A este respecto, en la fase de mantenimiento, el germen de trigo es un buen aliado, precisamente por su aporte de vitamina E. Como alimento diario, nos aporta además otros nutrientes interesantes, cómo los ácidos grasos. No olvidemos tampoco los piñones y su alto contenido en ésta vitamina.

El silicio es otro de los aliados en la elasticidad y firmeza, y no sólo en nuestro interior. Sus efectos son mucho mejores que los de cualquier crema reafirmante, y nutre nuestros tejidos de sostén al ser esencial para la formación de fibras. Además, devuelve el brillo y la vitalidad al cabello, que sufre el paso del tiempo casi tan ostentosamente como el rostro. A nivel alimentario, se obtiene sobre todo de los vegetales de hoja verde y las bayas silvestres, conocidas como frutas del bosque.

Por supuesto, no podemos olvidar los famosos antioxidantes. Si el envejecimiento es una degeneración debida, principalmente, a la oxidación, resulta obvio que pueden ser grandes aliados. Como alimento, las bayas de goji nos aportan un buen puñado diario de antioxidantes, además de muchos otros beneficios. Y no debemos olvidar el magnífico apoyo que nos brinda el té verde, con su alta concentración de catequinas.

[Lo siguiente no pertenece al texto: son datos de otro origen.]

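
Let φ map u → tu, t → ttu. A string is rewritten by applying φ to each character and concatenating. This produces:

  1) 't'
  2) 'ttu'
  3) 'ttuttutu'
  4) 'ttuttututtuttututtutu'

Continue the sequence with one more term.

ttuttututtuttututtututtuttututtuttututtututtuttututtutu

Replace each of the 21 characters of ttuttututtuttututtutu in place — ttu ttu tu ttu ttu tu ttu tu ttu ttu tu ttu ttu tu ttu tu ttu ttu tu ttu tu — and concatenate.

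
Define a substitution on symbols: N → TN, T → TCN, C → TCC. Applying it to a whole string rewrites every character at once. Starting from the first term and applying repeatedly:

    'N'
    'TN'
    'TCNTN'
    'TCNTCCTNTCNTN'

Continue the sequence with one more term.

TCNTCCTNTCNTCCTCCTCNTNTCNTCCTNTCNTN

Applying the rule to each of the 13 symbols of TCNTCCTNTCNTN gives the pieces TCN TCC TN TCN TCC TCC TCN TN TCN TCC TN TCN TN, which concatenate to the answer.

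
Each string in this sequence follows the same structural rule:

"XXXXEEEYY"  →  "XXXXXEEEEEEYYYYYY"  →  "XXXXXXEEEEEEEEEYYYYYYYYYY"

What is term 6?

Each string has the form X^{n+3} E^{3n} Y^{4n-2} (n = 1, 2, …).
At n = 6 the blocks have lengths 9, 18, 22.

XXXXXXXXXEEEEEEEEEEEEEEEEEEYYYYYYYYYYYYYYYYYYYYYY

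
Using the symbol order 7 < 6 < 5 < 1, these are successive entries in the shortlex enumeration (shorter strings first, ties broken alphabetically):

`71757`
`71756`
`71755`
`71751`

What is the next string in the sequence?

71717

Find the rightmost character of 71751 below 1, bump it to the next letter, and reset everything to its right to 7.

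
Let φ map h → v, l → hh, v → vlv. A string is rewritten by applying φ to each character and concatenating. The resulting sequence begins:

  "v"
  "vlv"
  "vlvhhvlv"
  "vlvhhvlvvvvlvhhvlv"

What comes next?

vlvhhvlvvvvlvhhvlvvlvvlvvlvhhvlvvvvlvhhvlv

Replace each of the 18 characters of vlvhhvlvvvvlvhhvlv in place — vlv hh vlv v v vlv hh vlv vlv vlv vlv hh vlv v v vlv hh vlv — and concatenate.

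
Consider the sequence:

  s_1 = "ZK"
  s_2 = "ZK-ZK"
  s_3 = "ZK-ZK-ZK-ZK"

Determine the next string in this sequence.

s(k+1) = s(k)·-·s(k) — each term doubles the last with '-' between the halves.
So the next term is two copies of ZK-ZK-ZK-ZK with '-' between the halves.

ZK-ZK-ZK-ZK-ZK-ZK-ZK-ZK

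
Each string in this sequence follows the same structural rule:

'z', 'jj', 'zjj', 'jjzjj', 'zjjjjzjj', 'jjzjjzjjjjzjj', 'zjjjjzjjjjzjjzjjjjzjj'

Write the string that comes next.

From term 3 onward, concatenate the second-to-last term with the last: z·jj = zjj, jj·zjj = jjzjj, …
So term 8 is jjzjjzjjjjzjj·zjjjjzjjjjzjjzjjjjzjj.

jjzjjzjjjjzjjzjjjjzjjjjzjjzjjjjzjj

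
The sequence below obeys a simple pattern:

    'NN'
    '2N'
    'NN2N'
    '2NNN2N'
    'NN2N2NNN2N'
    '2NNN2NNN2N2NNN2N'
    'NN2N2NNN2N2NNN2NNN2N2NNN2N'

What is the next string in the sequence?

Each term (from the third on) is the two preceding terms concatenated in order: term 3 = NN·2N = NN2N.
So term 8 is 2NNN2NNN2N2NNN2N·NN2N2NNN2N2NNN2NNN2N2NNN2N.

2NNN2NNN2N2NNN2NNN2N2NNN2N2NNN2NNN2N2NNN2N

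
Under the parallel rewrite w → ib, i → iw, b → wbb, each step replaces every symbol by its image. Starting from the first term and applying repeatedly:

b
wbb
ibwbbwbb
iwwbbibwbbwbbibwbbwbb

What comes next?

iwibibwbbwbbiwwbbibwbbwbbibwbbwbbiwwbbibwbbwbbibwbbwbb

Replace each of the 21 characters of iwwbbibwbbwbbibwbbwbb in place — iw ib ib wbb wbb iw wbb ib wbb wbb ib wbb wbb iw wbb ib wbb wbb ib wbb wbb — and concatenate.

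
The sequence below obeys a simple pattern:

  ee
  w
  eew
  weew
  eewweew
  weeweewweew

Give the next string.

eewweewweeweewweew

This is a Fibonacci-style word recurrence s(k) = s(k−2)·s(k−1): e.g. ee·w = eew.
The next term joins eewweew and weeweewweew.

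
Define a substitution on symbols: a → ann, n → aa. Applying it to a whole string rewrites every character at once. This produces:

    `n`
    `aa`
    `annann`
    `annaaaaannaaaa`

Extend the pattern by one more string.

Rewriting the 14 symbols of annaaaaannaaaa one by one yields ann aa aa ann ann ann ann ann aa aa ann ann ann ann; concatenated:

annaaaaannannannannannaaaaannannannann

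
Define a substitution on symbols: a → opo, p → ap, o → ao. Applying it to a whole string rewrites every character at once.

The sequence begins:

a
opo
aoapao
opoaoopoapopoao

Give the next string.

φ(opoaoopoapopoao) expands symbol-by-symbol to ao ap ao opo ao ao ap ao opo ap ao ap ao opo ao; joining the 15 pieces gives the next term.

aoapaoopoaoaoapaoopoapaoapaoopoao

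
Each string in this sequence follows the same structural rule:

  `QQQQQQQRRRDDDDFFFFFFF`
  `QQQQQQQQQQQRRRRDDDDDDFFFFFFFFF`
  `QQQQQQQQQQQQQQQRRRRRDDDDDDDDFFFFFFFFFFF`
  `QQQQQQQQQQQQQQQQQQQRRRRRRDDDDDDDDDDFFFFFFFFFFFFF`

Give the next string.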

Ya sabemos que la piel también necesita otros nutrientes, como ácido hialurónico, omega 6, etc... pero la intención de este artículo es simplemente nombrar los principales. Como resumen, una alimentación rica en fruta y verduras, grasas vegetales (aportando bioflavonoides, fibra, omegas, nutrientes varios) y con escasez de alimentos de origen animal, azucarados e industrializados (que generan acidificación, atasco hepático, gasto energético y nutricional extra para procesarlos) conlleva una mejor salud, y por tanto mejor aspecto físico, menos deterioro y mayor energía.


María Álvarez Untereiner.



La información contenida en este artículo tiene una función meramente informativa. En todos los casos es preferible consultar con su terapeuta, médico, u otro profesional de la salud.